Le couple a besoin de certains piliers mythiques pour tenir debout. Le pilier principal est probablement la conviction absolue que l’autre n’a d’yeux que pour moi. Aussi stupide qu’elle puisse paraître, cette croyance n’en n’est pas moins indispensable. Tout ce qui vient infirmer cette illusion risque de laminer définitivement le couple. Ceci est remarquablement illustré dans le film de Kubrick « Eyes wide shut ». Un couple échappe de justesse à l’explosion, suite à la révélation, par la femme, d’un simple fantasme - fort ancien de surcroît - pour un autre homme. L’amour et le savoir s’opposent donc, comme le dramatise si bien le mythe de Psyché.
Les travaux du groupe de Palo Alto sur la communication dans le couple, datant des années 60, ont parfois également été mal compris et mal assimilés. Ces chercheurs avaient constaté que les membres de couples en crise ne parvenaient pas à commenter ce qu’ils communiquaient à l’autre, avec quel état d’esprit, suite à quel vécu, etc. Ces chercheurs prônaient dès lors la métacommunication, c’est-à-dire la communication sur la communication. Mais ce qui avait été suggéré uniquement pour les moments de crise, semble souvent s’appliquer aujourd’hui en toute circonstance ! Actuellement, on voit nombre de partenaires davantage spectateurs qu’acteurs de leur couple, plus en train de réfléchir à leur couple qu’à le vivre, tout occupés qu’ils sont à analyser leur communication et à veiller à bien se faire comprendre… partenaires dont certains iront apprendre chez un psychologue à moins psychologiser leur couple !
Le désir se nourrit du manque. Pour maintenir le désir dans un couple, chacun a intérêt à conserver sa part de mystère, à cultiver son jardin secret, à ne pas tout donner à l’autre, à continuer à pouvoir le surprendre. Bref, à ne pas trop, ni trop bien communiquer ! Lacan disait qu’aimer c’est demander à l’autre ce qu’il ne peut pas donner…
En général, le mensonge ne nuit pas au couple. Le mensonge par omission (le pieux mensonge), lui, est tout simplement indispensable. Et le mensonge actif est parfois bien utile au maintien de la mythique du couple (encore une fois, il faut pouvoir se libérer de la stricte morale, et ré-interroger l’éthique au cas par cas). Par contre ce qui peut être fatal au couple, c’est la désinformation. C’est faire croire à l’autre qu’il n’a pas vu ce qu’il a vu, pas entendu ce qu’il a entendu, pas compris ce qu’il a compris, et qu’il ne doit donc pas penser ce qu’il pense (ce qu’on appelle aussi la disqualification) ! Il s’agit donc de « faire prendre des vessies pour des lanternes ». La désinformation est une communication extrêmement toxique puisqu’elle provoque une perte totale de confiance en soi, et plonge dans une confusion insupportable.
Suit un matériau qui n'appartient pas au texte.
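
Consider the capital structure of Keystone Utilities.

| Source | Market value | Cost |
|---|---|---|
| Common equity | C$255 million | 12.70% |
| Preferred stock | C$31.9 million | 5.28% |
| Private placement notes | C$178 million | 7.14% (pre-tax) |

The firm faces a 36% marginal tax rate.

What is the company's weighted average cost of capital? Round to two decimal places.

Total capital V = 255 + 31.9 + 178 = 464.9.
Equity: weight = 255/464.9 = 0.5485; cost = 12.7%.
Preferred: weight = 31.9/464.9 = 0.0686; cost = 5.28%.
Private placement notes: weight = 178/464.9 = 0.3829; after-tax cost = 7.14% × (1 − 36%) = 4.5696%.
WACC = 0.5485 × 12.7000% + 0.0686 × 5.2800% + 0.3829 × 4.5696% = 9.0779%.

9.08%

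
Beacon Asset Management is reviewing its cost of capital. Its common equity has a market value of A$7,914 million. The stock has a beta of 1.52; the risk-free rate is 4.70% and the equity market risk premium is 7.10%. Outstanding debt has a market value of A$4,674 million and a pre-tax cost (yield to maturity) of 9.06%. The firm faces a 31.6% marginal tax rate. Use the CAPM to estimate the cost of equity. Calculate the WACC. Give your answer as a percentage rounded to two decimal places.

12.04%

Cost of equity via CAPM: Re = 4.7% + 1.52 × 7.1% = 15.4920%.
Total capital V = 7914 + 4674 = 12588.
Equity: weight = 7914/12588 = 0.6287; cost = 15.492%.
Debt: weight = 4674/12588 = 0.3713; after-tax cost = 9.06% × (1 − 31.6%) = 6.1970%.
WACC = 0.6287 × 15.4920% + 0.3713 × 6.1970% = 12.0407%.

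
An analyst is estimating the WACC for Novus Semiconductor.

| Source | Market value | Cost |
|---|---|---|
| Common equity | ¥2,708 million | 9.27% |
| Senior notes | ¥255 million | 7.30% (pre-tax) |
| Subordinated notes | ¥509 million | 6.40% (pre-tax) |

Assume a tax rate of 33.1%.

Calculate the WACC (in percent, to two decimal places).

Total capital V = 2708 + 255 + 509 = 3472.
Equity: weight = 2708/3472 = 0.7800; cost = 9.27%.
Senior notes: weight = 255/3472 = 0.0734; after-tax cost = 7.3% × (1 − 33.1%) = 4.8837%.
Subordinated notes: weight = 509/3472 = 0.1466; after-tax cost = 6.4% × (1 − 33.1%) = 4.2816%.
WACC = 0.7800 × 9.2700% + 0.0734 × 4.8837% + 0.1466 × 4.2816% = 8.2165%.

8.22%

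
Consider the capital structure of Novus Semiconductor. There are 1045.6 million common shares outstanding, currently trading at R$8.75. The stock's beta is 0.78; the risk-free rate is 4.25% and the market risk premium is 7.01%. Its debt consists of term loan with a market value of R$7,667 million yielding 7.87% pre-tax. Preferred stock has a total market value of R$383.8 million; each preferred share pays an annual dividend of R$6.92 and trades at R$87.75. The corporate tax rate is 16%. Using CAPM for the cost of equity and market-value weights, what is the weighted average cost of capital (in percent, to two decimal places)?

Cost of equity via CAPM: Re = 4.25% + 0.78 × 7.01% = 9.7178%.
Cost of preferred: Rp = 6.92 / 87.75 = 7.8860%.
Market value of equity E = 8.75 × 1045.6m = 9149m.
Total capital V = 9149 + 383.8 + 7667 = 17199.8.
Equity: weight = 9149/17199.8 = 0.5319; cost = 9.7178%.
Preferred: weight = 383.8/17199.8 = 0.0223; cost = 7.886%.
Term loan: weight = 7667/17199.8 = 0.4458; after-tax cost = 7.87% × (1 − 16%) = 6.6108%.
WACC = 0.5319 × 9.7178% + 0.0223 × 7.8860% + 0.4458 × 6.6108% = 8.2919%.

8.29%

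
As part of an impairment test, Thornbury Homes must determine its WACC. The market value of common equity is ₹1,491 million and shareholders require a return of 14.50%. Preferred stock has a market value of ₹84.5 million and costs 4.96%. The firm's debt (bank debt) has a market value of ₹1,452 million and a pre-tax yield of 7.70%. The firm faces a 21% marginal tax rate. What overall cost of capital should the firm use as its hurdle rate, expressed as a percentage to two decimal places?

10.20%

Total capital V = 1491 + 84.5 + 1452 = 3027.5.
Equity: weight = 1491/3027.5 = 0.4925; cost = 14.5%.
Preferred: weight = 84.5/3027.5 = 0.0279; cost = 4.96%.
Bank debt: weight = 1452/3027.5 = 0.4796; after-tax cost = 7.7% × (1 − 21%) = 6.0830%.
WACC = 0.4925 × 14.5000% + 0.0279 × 4.9600% + 0.4796 × 6.0830% = 10.1969%.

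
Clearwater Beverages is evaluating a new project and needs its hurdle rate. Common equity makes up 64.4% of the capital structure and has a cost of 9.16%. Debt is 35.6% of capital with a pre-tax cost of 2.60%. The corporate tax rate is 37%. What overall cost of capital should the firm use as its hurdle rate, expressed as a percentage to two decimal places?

After-tax cost of debt = 2.6% × (1 − 37%) = 1.6380%.
WACC = 0.644 × 9.1600% + 0.356 × 1.6380% = 6.4822%.

6.48%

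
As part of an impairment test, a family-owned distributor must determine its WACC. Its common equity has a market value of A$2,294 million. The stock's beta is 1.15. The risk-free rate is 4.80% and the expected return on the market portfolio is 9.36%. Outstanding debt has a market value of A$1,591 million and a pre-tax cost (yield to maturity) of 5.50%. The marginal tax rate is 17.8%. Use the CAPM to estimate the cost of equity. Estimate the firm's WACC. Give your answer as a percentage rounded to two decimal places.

Market risk premium = 9.36% − 4.8% = 4.56%.
Cost of equity via CAPM: Re = 4.8% + 1.15 × 4.56% = 10.0440%.
Total capital V = 2294 + 1591 = 3885.
Equity: weight = 2294/3885 = 0.5905; cost = 10.044%.
Debt: weight = 1591/3885 = 0.4095; after-tax cost = 5.5% × (1 − 17.8%) = 4.5210%.
WACC = 0.5905 × 10.0440% + 0.4095 × 4.5210% = 7.7822%.

7.78%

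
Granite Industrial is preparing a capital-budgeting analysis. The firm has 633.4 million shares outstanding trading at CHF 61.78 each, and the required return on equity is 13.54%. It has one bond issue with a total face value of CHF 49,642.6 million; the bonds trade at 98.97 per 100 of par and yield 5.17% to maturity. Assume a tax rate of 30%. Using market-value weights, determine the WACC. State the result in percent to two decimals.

8.02%

Market value of equity E = 61.78 × 633.4m = 39131.452m. Market value of debt D = 49642.6m × 98.97/100 = 49131.28122m.
Total capital V = 39131.452 + 49131.28122 = 88262.73322.
Equity: weight = 39131.452/88262.73322 = 0.4434; cost = 13.54%.
Bonds outstanding: weight = 49131.28122/88262.73322 = 0.5566; after-tax cost = 5.17% × (1 − 30%) = 3.6190%.
WACC = 0.4434 × 13.5400% + 0.5566 × 3.6190% = 8.0175%.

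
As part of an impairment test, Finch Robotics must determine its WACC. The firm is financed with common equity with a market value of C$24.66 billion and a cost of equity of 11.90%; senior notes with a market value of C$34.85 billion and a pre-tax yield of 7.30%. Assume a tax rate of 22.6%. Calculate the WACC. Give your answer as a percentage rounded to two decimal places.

Total capital V = 24.66 + 34.85 = 59.51.
Equity: weight = 24.66/59.51 = 0.4144; cost = 11.9%.
Senior notes: weight = 34.85/59.51 = 0.5856; after-tax cost = 7.3% × (1 − 22.6%) = 5.6502%.
WACC = 0.4144 × 11.9000% + 0.5856 × 5.6502% = 8.2400%.

8.24%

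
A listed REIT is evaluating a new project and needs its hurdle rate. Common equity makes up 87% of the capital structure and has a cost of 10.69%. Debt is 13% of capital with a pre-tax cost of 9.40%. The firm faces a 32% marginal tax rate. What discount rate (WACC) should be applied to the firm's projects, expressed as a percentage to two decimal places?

10.13%

After-tax cost of debt = 9.4% × (1 − 32%) = 6.3920%.
WACC = 0.870 × 10.6900% + 0.130 × 6.3920% = 10.1313%.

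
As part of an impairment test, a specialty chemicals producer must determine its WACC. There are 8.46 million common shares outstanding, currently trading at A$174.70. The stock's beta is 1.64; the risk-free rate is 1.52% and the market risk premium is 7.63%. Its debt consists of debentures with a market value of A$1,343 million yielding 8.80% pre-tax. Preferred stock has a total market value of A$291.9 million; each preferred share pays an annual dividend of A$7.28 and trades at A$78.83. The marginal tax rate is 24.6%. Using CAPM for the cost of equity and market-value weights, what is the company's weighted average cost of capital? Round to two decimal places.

Cost of equity via CAPM: Re = 1.52% + 1.64 × 7.63% = 14.0332%.
Cost of preferred: Rp = 7.28 / 78.83 = 9.2351%.
Market value of equity E = 174.7 × 8.46m = 1477.962m.
Total capital V = 1477.962 + 291.9 + 1343 = 3112.862.
Equity: weight = 1477.962/3112.862 = 0.4748; cost = 14.0332%.
Preferred: weight = 291.9/3112.862 = 0.0938; cost = 9.2351%.
Debentures: weight = 1343/3112.862 = 0.4314; after-tax cost = 8.8% × (1 − 24.6%) = 6.6352%.
WACC = 0.4748 × 14.0332% + 0.0938 × 9.2351% + 0.4314 × 6.6352% = 10.3915%.

10.39%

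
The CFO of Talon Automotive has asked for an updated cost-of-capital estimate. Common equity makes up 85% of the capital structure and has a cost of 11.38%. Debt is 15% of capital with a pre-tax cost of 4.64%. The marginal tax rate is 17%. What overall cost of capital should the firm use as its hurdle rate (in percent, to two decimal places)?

After-tax cost of debt = 4.64% × (1 − 17%) = 3.8512%.
WACC = 0.850 × 11.3800% + 0.150 × 3.8512% = 10.2507%.

10.25%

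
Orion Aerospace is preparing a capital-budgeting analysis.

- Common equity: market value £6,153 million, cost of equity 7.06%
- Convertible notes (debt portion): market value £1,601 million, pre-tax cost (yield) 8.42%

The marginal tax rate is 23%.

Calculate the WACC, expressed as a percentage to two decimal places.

Total capital V = 6153 + 1601 = 7754.
Equity: weight = 6153/7754 = 0.7935; cost = 7.06%.
Convertible notes (debt portion): weight = 1601/7754 = 0.2065; after-tax cost = 8.42% × (1 − 23%) = 6.4834%.
WACC = 0.7935 × 7.0600% + 0.2065 × 6.4834% = 6.9409%.

6.94%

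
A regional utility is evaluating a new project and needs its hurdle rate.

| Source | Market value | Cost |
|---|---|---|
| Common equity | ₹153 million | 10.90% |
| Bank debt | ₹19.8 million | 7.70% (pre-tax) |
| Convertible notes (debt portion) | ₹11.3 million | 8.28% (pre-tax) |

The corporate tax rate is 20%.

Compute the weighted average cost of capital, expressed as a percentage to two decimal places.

Total capital V = 153 + 19.8 + 11.3 = 184.1.
Equity: weight = 153/184.1 = 0.8311; cost = 10.9%.
Bank debt: weight = 19.8/184.1 = 0.1076; after-tax cost = 7.7% × (1 − 20%) = 6.1600%.
Convertible notes (debt portion): weight = 11.3/184.1 = 0.0614; after-tax cost = 8.28% × (1 − 20%) = 6.6240%.
WACC = 0.8311 × 10.9000% + 0.1076 × 6.1600% + 0.0614 × 6.6240% = 10.1278%.

10.13%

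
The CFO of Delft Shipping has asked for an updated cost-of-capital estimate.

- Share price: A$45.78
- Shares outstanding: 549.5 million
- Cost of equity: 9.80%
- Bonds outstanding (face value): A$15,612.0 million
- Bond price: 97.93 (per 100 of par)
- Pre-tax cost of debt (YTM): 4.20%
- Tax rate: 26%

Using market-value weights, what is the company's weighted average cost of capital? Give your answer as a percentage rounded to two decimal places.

Market value of equity E = 45.78 × 549.5m = 25156.11m. Market value of debt D = 15612m × 97.93/100 = 15288.8316m.
Total capital V = 25156.11 + 15288.8316 = 40444.9416.
Equity: weight = 25156.11/40444.9416 = 0.6220; cost = 9.8%.
Bonds outstanding: weight = 15288.8316/40444.9416 = 0.3780; after-tax cost = 4.2% × (1 − 26%) = 3.1080%.
WACC = 0.6220 × 9.8000% + 0.3780 × 3.1080% = 7.2703%.

7.27%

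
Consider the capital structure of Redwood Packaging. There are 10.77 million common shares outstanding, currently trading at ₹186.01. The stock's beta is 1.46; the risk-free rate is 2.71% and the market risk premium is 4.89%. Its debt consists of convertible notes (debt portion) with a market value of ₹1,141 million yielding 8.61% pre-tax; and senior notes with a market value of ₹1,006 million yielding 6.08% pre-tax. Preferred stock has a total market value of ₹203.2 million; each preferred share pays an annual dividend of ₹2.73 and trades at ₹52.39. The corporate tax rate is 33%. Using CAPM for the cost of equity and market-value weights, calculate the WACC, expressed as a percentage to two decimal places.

Cost of equity via CAPM: Re = 2.71% + 1.46 × 4.89% = 9.8494%.
Cost of preferred: Rp = 2.73 / 52.39 = 5.2109%.
Market value of equity E = 186.01 × 10.77m = 2003.3277m.
Total capital V = 2003.3277 + 203.2 + 1141 + 1006 = 4353.5277.
Equity: weight = 2003.3277/4353.5277 = 0.4602; cost = 9.8494%.
Preferred: weight = 203.2/4353.5277 = 0.0467; cost = 5.2109%.
Convertible notes (debt portion): weight = 1141/4353.5277 = 0.2621; after-tax cost = 8.61% × (1 − 33%) = 5.7687%.
Senior notes: weight = 1006/4353.5277 = 0.2311; after-tax cost = 6.08% × (1 − 33%) = 4.0736%.
WACC = 0.4602 × 9.8494% + 0.0467 × 5.2109% + 0.2621 × 5.7687% + 0.2311 × 4.0736% = 7.2287%.

7.23%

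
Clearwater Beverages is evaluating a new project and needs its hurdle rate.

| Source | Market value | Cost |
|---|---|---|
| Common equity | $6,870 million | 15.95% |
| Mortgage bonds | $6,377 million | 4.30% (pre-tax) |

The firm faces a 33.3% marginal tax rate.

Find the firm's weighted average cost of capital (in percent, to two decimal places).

9.65%

Total capital V = 6870 + 6377 = 13247.
Equity: weight = 6870/13247 = 0.5186; cost = 15.95%.
Mortgage bonds: weight = 6377/13247 = 0.4814; after-tax cost = 4.3% × (1 − 33.3%) = 2.8681%.
WACC = 0.5186 × 15.9500% + 0.4814 × 2.8681% = 9.6525%.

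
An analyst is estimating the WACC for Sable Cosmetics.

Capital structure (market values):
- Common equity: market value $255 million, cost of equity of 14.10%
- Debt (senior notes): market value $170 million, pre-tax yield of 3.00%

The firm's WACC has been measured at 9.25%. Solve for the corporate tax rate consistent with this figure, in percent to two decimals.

34.17%

Total capital V = 255 + 170 = 425.
Equity weight = 255/425 = 0.6000.
Senior notes weight = 170/425 = 0.4000.
Equity contribution = 0.6000 × 14.1% = 8.4600%.
Debt contribution must be 9.25% − 8.4600% = 0.7900%.
0.4000 × 3% × (1 − T) = 0.7900%  ⇒  (1 − T) = 0.6583.
T = 34.1667%.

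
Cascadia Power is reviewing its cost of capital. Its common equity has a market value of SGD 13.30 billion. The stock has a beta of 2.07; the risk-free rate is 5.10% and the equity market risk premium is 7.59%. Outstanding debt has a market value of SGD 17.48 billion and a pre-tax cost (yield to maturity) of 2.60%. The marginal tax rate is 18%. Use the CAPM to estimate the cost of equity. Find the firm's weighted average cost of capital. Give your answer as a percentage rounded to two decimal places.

Cost of equity via CAPM: Re = 5.1% + 2.07 × 7.59% = 20.8113%.
Total capital V = 13.3 + 17.48 = 30.78.
Equity: weight = 13.3/30.78 = 0.4321; cost = 20.8113%.
Debt: weight = 17.48/30.78 = 0.5679; after-tax cost = 2.6% × (1 − 18%) = 2.1320%.
WACC = 0.4321 × 20.8113% + 0.5679 × 2.1320% = 10.2033%.

10.20%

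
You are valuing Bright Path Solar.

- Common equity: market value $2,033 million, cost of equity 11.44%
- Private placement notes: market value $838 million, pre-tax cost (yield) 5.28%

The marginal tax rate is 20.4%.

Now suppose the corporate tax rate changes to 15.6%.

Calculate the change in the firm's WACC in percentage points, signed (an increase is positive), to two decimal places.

+0.07 pp

Current WACC:
Total capital V = 2033 + 838 = 2871.
Equity: weight = 2033/2871 = 0.7081; cost = 11.44%.
Private placement notes: weight = 838/2871 = 0.2919; after-tax cost = 5.28% × (1 − 20.4%) = 4.2029%.
WACC = 0.7081 × 11.4400% + 0.2919 × 4.2029% = 9.3276%.
After the change:
Total capital V = 2033 + 838 = 2871.
Equity: weight = 2033/2871 = 0.7081; cost = 11.44%.
Private placement notes: weight = 838/2871 = 0.2919; after-tax cost = 5.28% × (1 − 15.6%) = 4.4563%.
WACC = 0.7081 × 11.4400% + 0.2919 × 4.4563% = 9.4016%.
Change in WACC = 9.4016% − 9.3276% = 0.0740 pp.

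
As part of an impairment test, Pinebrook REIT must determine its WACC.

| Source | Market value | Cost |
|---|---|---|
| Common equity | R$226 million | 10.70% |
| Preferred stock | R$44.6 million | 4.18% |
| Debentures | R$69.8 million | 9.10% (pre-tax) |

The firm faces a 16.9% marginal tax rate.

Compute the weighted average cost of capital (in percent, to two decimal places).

Total capital V = 226 + 44.6 + 69.8 = 340.4.
Equity: weight = 226/340.4 = 0.6639; cost = 10.7%.
Preferred: weight = 44.6/340.4 = 0.1310; cost = 4.18%.
Debentures: weight = 69.8/340.4 = 0.2051; after-tax cost = 9.1% × (1 − 16.9%) = 7.5621%.
WACC = 0.6639 × 10.7000% + 0.1310 × 4.1800% + 0.2051 × 7.5621% = 9.2023%.

9.20%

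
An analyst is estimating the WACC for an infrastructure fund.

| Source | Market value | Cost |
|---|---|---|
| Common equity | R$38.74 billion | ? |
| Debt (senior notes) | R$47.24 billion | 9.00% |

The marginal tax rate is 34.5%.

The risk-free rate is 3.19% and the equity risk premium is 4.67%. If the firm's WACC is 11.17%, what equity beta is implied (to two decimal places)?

Total capital V = 38.74 + 47.24 = 85.98.
Equity weight = 38.74/85.98 = 0.4506.
Senior notes weight = 47.24/85.98 = 0.5494.
Debt contribution = 0.5494 × 9% × (1 − 34.5%) = 3.2389%.
Required equity contribution = 11.17% − 3.2389% = 7.9311%  ⇒  Re = 17.6024%.
CAPM: 17.6024% = 3.19% + β × 4.67%  ⇒  β = 3.0862.

3.09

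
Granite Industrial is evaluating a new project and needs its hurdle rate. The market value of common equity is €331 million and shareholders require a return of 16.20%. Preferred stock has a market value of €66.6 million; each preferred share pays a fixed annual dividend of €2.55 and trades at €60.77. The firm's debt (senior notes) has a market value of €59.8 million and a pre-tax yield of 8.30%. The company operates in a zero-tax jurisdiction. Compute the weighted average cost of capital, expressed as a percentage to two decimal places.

Cost of preferred: Rp = 2.55 / 60.77 = 4.1961%.
Total capital V = 331 + 66.6 + 59.8 = 457.4.
Equity: weight = 331/457.4 = 0.7237; cost = 16.2%.
Preferred: weight = 66.6/457.4 = 0.1456; cost = 4.1961%.
Senior notes: weight = 59.8/457.4 = 0.1307; after-tax cost = 8.3% × (1 − 0%) = 8.3000%.
WACC = 0.7237 × 16.2000% + 0.1456 × 4.1961% + 0.1307 × 8.3000% = 13.4193%.

13.42%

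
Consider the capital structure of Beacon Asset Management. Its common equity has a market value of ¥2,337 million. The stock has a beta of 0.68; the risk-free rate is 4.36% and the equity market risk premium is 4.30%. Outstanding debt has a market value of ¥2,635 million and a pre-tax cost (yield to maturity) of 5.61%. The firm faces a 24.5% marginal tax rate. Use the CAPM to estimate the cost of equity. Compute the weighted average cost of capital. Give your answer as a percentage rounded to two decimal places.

Cost of equity via CAPM: Re = 4.36% + 0.68 × 4.3% = 7.2840%.
Total capital V = 2337 + 2635 = 4972.
Equity: weight = 2337/4972 = 0.4700; cost = 7.284%.
Debt: weight = 2635/4972 = 0.5300; after-tax cost = 5.61% × (1 − 24.5%) = 4.2355%.
WACC = 0.4700 × 7.2840% + 0.5300 × 4.2355% = 5.6684%.

5.67%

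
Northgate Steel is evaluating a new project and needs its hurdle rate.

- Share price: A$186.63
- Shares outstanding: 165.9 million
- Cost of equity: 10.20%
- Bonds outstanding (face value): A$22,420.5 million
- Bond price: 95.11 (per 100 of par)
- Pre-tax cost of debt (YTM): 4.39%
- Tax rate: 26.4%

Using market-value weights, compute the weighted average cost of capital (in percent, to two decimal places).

7.36%

Market value of equity E = 186.63 × 165.9m = 30961.917m. Market value of debt D = 22420.5m × 95.11/100 = 21324.13755m.
Total capital V = 30961.917 + 21324.13755 = 52286.05455.
Equity: weight = 30961.917/52286.05455 = 0.5922; cost = 10.2%.
Bonds outstanding: weight = 21324.13755/52286.05455 = 0.4078; after-tax cost = 4.39% × (1 − 26.4%) = 3.2310%.
WACC = 0.5922 × 10.2000% + 0.4078 × 3.2310% = 7.3578%.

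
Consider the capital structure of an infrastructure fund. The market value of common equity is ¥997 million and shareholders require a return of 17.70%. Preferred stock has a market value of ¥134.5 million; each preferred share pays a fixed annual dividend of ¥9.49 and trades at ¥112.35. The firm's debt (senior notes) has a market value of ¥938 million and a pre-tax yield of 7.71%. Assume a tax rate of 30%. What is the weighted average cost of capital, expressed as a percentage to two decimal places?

11.52%

Cost of preferred: Rp = 9.49 / 112.35 = 8.4468%.
Total capital V = 997 + 134.5 + 938 = 2069.5.
Equity: weight = 997/2069.5 = 0.4818; cost = 17.7%.
Preferred: weight = 134.5/2069.5 = 0.0650; cost = 8.4468%.
Senior notes: weight = 938/2069.5 = 0.4532; after-tax cost = 7.71% × (1 − 30%) = 5.3970%.
WACC = 0.4818 × 17.7000% + 0.0650 × 8.4468% + 0.4532 × 5.3970% = 11.5223%.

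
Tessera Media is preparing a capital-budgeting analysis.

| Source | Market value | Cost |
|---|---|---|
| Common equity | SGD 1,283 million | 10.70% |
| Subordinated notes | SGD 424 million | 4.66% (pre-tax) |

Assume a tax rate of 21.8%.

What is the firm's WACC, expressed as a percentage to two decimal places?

8.95%

Total capital V = 1283 + 424 = 1707.
Equity: weight = 1283/1707 = 0.7516; cost = 10.7%.
Subordinated notes: weight = 424/1707 = 0.2484; after-tax cost = 4.66% × (1 − 21.8%) = 3.6441%.
WACC = 0.7516 × 10.7000% + 0.2484 × 3.6441% = 8.9474%.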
En somme, interroger la communication, dans le couple, ne doit se faire qu’avec parcimonie, quand cela s’avère vraiment indispensable, et de façon sécurisée. Il faut pouvoir en quelque sorte appuyer sur la touche pause, et sortir trois pas hors du couple. Pour ce faire, il peut être utile de recourir à la technique de Pryce, le co-fondateur de la gestalt thérapie. Ce jeu communicationnel se joue en 4 rounds. Un des deux partenaires prend la main et débute un round de 5 minutes, en commençant son discours par : « Il est important pour moi que tu saches que… » ; et pendant ces 5 minutes, l’autre offre son écoute, sans mot dire et sans connoter affectivement le discours du premier. Puis, ce sera au tour du second de prendre la main, et au premier d’écouter pendant 5 minutes. Ensuite, le cycle recommence : 5 minutes l’un, 5 minutes l’autre. Après 20 minutes, le jeu s’arrête, et il est strictement interdit d’évoquer les sujets abordés jusqu’au prochain jeu (qu’on prendra soin de ne pas programmer avec trop d’empressement). Au sein de ce jeu, on peut aussi utiliser la technique de Rappoport : parler pour l’autre (de manière croisée), se mettre dans les pantoufles de l’autre, énoncer ses plaintes et ses demandes. Résultat de ces deux jeux : rangeant l’amour-propre de côté, chacun se met à écouter attentivement, sans interrompre l’autre à tout bout de champ pour sauver la face.
Enfin, il serait dommage de parler des hommes et des femmes sans aborder la question de la passion amoureuse et de l’amour. Que peut-on apprendre de la métapsychologie à ce sujet ?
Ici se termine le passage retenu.